Al referendum, contro le stesse previsioni sindacali, i lavoratori si sono presentati massicciamente: a votare sono stati in 862 mila e 982 e questo è positivo perché dimostra che c'è volontà di lotta e che questa è estesa anche alle piccole fabbriche e condizionerà nella trattativa con i padroni lo stesso sindacato. Non siamo, quindi, solo in presenza di un forte settore delle grosse fabbriche più sindacalizzato, ma di fronte ad un esercito con diversi gradi di coscienza che spinge perché uniti e più forti si affrontino i padroni.
I 171mila NO in questo caso non hanno certo il significato di opposizione alla lotta; essi sono l'espressione di un vasto settore operaio che esprime un'insoddisfazione nei confronti della piattaforma sindacale e dei modo in cui è stato chiamato a decidere sul come condurre la lotta e che vuole condizionare nella conduzione e nell'esito finale la trattativa.
Non a caso la stessa associazione dei quadri di Arisio ha dato l'indicazione ai propri iscritti di andare a votare e se, si analizza il voto, si può ben vedere come, pur con qualche riserva, quadri e tecnici abbiano votato per il SI. I NO provengono dalle grosse aziende oltre i 500 addetti e soprattutto da quei reparti dove è concentrato il Cipputi del 3° e 4° livello che negli ultimi 15 anni ha sostenuto e in taluni casi determinato l'andamento e l'esito dei contratti nazionali.
E il caso dell'Alfa Romeo di Arese (56,4% di NO), Tosi (73,6%), Borletti (52,3%), Augusta di Varese (58,7%), Face Standard (40,6%), Olivetti di Napoli (83%), Aeritalia di Capodichino (61,2%), Bagnoli (46,9%), Alta Sud (2650 NO e 3416 SI), Selenia, Nuova Pignone di Firenze (55,6%), Spica di Livorno (78,1%), Fiat Allis di Torino (68%), molti reparti Fiat in generale, le acciaierie di Terni (2935 NO e 2743 SI), le industrie siderurgiche genovesi e tante altre grosse industrie.
Se prendiamo come campione per l'analisi dei voto l'Alfa Romeo di Arese, si vede come il voto contrario alla piattaforma provenga proprio dal Cipputi (Gruppo Motori 69%, Verniciatura 79%, Assemblaggio e stampaggio 57%) e come quello a favore sia stato dato dai quadri, dai tecnici e dagli impiegati (Centro tecnico 64%, Centro direzionale 62%). Negli stessi uffici di Mirafiori il 75% ha votato per il SI, così pure alla Telettra e alla Sgs di Milano, due grosse concentrazioni impiegatizie.

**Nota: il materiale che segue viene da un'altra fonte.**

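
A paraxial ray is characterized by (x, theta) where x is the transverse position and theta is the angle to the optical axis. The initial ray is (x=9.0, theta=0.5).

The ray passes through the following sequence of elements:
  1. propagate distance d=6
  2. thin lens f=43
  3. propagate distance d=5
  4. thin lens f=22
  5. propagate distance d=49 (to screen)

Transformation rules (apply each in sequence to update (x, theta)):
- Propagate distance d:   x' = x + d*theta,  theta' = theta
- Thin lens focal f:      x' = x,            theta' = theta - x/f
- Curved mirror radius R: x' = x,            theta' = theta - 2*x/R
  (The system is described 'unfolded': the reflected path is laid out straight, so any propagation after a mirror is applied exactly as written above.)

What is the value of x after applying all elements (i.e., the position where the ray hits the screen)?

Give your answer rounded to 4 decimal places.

Answer: -5.2574

Derivation:
Initial: x=9.0000 theta=0.5000
After 1 (propagate distance d=6): x=12.0000 theta=0.5000
After 2 (thin lens f=43): x=12.0000 theta=19/86 (≈0.2209)
After 3 (propagate distance d=5): x=1127/86 (≈13.1047) theta=19/86 (≈0.2209)
After 4 (thin lens f=22): x=1127/86 (≈13.1047) theta=-709/1892 (≈-0.3747)
After 5 (propagate distance d=49 (to screen)): x=-9947/1892 (≈-5.2574) theta=-709/1892 (≈-0.3747)
Rounded to 4 decimal places: x = -5.2574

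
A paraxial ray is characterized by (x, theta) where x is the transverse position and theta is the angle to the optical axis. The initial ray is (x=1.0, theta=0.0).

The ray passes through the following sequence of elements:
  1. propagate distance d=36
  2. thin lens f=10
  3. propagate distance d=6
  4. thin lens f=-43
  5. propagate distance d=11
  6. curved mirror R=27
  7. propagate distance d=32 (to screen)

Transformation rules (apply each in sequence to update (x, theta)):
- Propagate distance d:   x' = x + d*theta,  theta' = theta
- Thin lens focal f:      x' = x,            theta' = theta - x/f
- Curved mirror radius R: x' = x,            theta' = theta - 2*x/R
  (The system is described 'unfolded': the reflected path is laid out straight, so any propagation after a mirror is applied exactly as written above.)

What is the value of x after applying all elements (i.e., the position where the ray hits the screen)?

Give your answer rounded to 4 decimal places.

Initial: x=1.0000 theta=0.0000
After 1 (propagate distance d=36): x=1.0000 theta=0.0000
After 2 (thin lens f=10): x=1.0000 theta=-0.1000
After 3 (propagate distance d=6): x=0.4000 theta=-0.1000
After 4 (thin lens f=-43): x=0.4000 theta=-39/430 (≈-0.0907)
After 5 (propagate distance d=11): x=-257/430 (≈-0.5977) theta=-39/430 (≈-0.0907)
After 6 (curved mirror R=27): x=-257/430 (≈-0.5977) theta=-539/11610 (≈-0.0464)
After 7 (propagate distance d=32 (to screen)): x=-24187/11610 (≈-2.0833) theta=-539/11610 (≈-0.0464)
Rounded to 4 decimal places: x = -2.0833

Answer: -2.0833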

Una realtà questa che non sfugge nemmeno al commento del voto da parte de "L'Unità" dei 12 giugno: "pollice verso nei reparti tradizionali dove ci sono gli operai dei 3° e 4° livello che all'Alfa costituiscono il 60% degli addetti della produzione".
E' un'opposizione operaia alla piattaforma che si è espressa anche nell'annullamento della scheda. E’ sempre lo stesso quotidiano del PCI che afferma: "tra le 119 schede nulle della Carrozzeria (Fiera), diverse portano scritte tipo: 110 mila lire sono poche, fanno ridere".

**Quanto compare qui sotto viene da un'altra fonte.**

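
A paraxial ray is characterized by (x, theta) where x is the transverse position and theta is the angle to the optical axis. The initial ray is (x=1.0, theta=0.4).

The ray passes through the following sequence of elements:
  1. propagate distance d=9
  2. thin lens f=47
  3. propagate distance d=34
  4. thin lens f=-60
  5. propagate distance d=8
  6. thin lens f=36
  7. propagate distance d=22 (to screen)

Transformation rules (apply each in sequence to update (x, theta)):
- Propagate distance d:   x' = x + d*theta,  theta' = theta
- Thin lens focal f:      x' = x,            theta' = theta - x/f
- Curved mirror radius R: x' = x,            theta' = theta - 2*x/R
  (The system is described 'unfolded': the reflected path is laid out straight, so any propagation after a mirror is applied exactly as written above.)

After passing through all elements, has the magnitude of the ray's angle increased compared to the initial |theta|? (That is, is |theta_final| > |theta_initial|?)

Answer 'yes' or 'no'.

Initial: x=1.0000 theta=0.4000
After 1 (propagate distance d=9): x=4.6000 theta=0.4000
After 2 (thin lens f=47): x=4.6000 theta=71/235 (≈0.3021)
After 3 (propagate distance d=34): x=699/47 (≈14.8723) theta=71/235 (≈0.3021)
After 4 (thin lens f=-60): x=699/47 (≈14.8723) theta=0.5500
After 5 (propagate distance d=8): x=4529/235 (≈19.2723) theta=0.5500
After 6 (thin lens f=36): x=4529/235 (≈19.2723) theta=31/2115 (≈0.0147)
After 7 (propagate distance d=22 (to screen)): x=41443/2115 (≈19.5948) theta=31/2115 (≈0.0147)
|theta_initial|=0.4000 |theta_final|=31/2115 (≈0.0147) -> not increased

Answer: no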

Certamente questa opposizione alla piattaforma non deriva da una chiara visione del ruolo del sindacato nell'epoca dell’imperialismo, ma da sentite esigenze di cambiare registro per affrontare i padroni in maniera più adeguata. Di questo nella lotta e nelle trattative i sindacalisti dovranno tenerne conto; noti è escluso che in caso contrario si aprano delle prime serie fratture tra il riformismo e la base operaia.
Fondamentale sarà l'azione dei rivoluzionari per approfondire queste fratture e formare degli operai d'avanguardia capaci di dirigere strati sempre più ampi di operai su un terreno classista.